Marta came from a large family in Queensland. Her parents were active Jehovah’s Witnesses, and when Marta was 13 her father was made a ministerial servant – a position of some responsibility within the church. There were strict rules around what the children were and weren’t allowed to do, such as watching kissing on TV or talking to members of the opposite sex.
But Marta remembered her father acting in a way that she said was like grooming. She told the Commissioner, ‘He’d call me sexy and say that I had “it” and my sister didn’t have “it” … He used to try and make us kiss him goodnight. He would try and kiss us on the lips and I didn’t like doing that’.
When Marta was about 16, her mother and siblings went away on a trip. She stayed home with her father as she was working and saving up for a car. Marta’s father assaulted her during the two weeks the family was away.
‘He’d come in naked into my bedroom while I was asleep, wake me up and start assaulting me there. Then he would act very normal at times, very righteous … and then other times he’d be totally the opposite of that.’
After the family returned, he tried to go into the bathroom when Marta was showering but she locked the door. Her father became aggressive but Marta threatened to tell on him and the abuse stopped.
‘I said, “I know what you did was wrong, I know what you did to me and that’s not right”. And he’d keep saying that I was mental, he’d get all the family to call me that. I was pretty unstable around that time.’
Marta became suicidal, she cut herself, didn’t socialise and couldn’t speak to men when the family had to go out preaching. Her father controlled who she spent time with in the congregation, flogging her if she spoke to the wrong person. Marta said this was a way to stop her getting close to anybody in case she told them.
A few months later, her father left home to live with another married woman.
Marta said, ‘Because he had gone I thought God would punish me because I didn’t say anything about it, because you’re supposed to report wrongdoings’. But she told a young man who was living with the family at the time (and who she later married) and he persuaded her to tell the elders.
The elders questioned her in committees and individually and she felt like she was being interrogated and attacked for speaking out, rather than her father being investigated. At times her father was also in the room. She was told not to go to the police.
‘Unless he admitted it in front of people they wouldn't believe me, because you have to have two or more witnesses. That’s their rule. Especially if I’m a child and they’re a man, and they’re, you know, a ministerial servant or an elder.’
Her father was disfellowshipped from the church but the elders made it clear that it was only because of him going off with the other woman, not because of the abuse he had committed. Her mother wanted him back and he continued to come to the house and act aggressively towards Marta, so she was forced to leave home.
Not long after, he was reinstated into the Church.
Marta also found out around this time that her father had sexually assaulted two of her sisters.
She wrote to the Watch Tower Bible and Tract Society, almost the highest level in the Church, but they defended their actions. They told her if she went to the police it would be ‘bringing reproach on Jehovah’s name and that I would be disfellowshipped’.

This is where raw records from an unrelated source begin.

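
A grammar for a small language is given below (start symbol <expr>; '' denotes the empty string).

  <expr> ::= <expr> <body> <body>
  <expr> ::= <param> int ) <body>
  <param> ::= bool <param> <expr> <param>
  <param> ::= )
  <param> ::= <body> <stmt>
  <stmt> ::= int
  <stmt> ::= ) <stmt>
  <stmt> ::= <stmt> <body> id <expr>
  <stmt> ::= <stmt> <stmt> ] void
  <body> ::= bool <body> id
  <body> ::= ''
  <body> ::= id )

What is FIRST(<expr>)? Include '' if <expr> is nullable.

{ ), bool, id, int }

From <expr> ::= <expr> <body> <body>: add FIRST(<expr>) = { ), bool, id, int }.
From <expr> ::= <param> int ) <body>: add FIRST(<param>) = { ), bool, id, int }.
Union: FIRST(<expr>) = { ), bool, id, int }.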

Marta and her husband moved away to another town and had children, but the marriage broke up, partly because her husband was looking at a lot of very explicit pornographic material, which she found hypocritical for a religious person.
‘So I stopped going to the Jehovah’s Witnesses and then the first thing I did was call the police.’
Her father was charged and had to stand three trials. The first trial was a hung jury, the second was a mistrial, and in the third he was convicted and given a jail sentence. The elders had to be subpoenaed as witnesses and Marta had no support from her family.
Even after he was convicted, the church elders never apologised. Marta said she now knows of many people who have been assaulted or raped within the Jehovah’s Witnesses, from stories friends have told her, and other cases that have come to court.
Marta said she appears confident but she’s still fragile.
‘I find being a little bit more assertive is good for me, because then people stay away from me … I think, going through things I have had to, either you crumble or you rise to the occasion. I thought it would be better to do the latter, for the children.’
Despite the stress of pursuing her case through the courts for six years, Marta said, ‘I’d do it again’.
‘I looked to these people - I looked to my parents for protection. I looked to - because they claim to be higher than the law of the land. They have got higher standards. That’s what they claim. But I found that the law of the land was the only place that protected me.’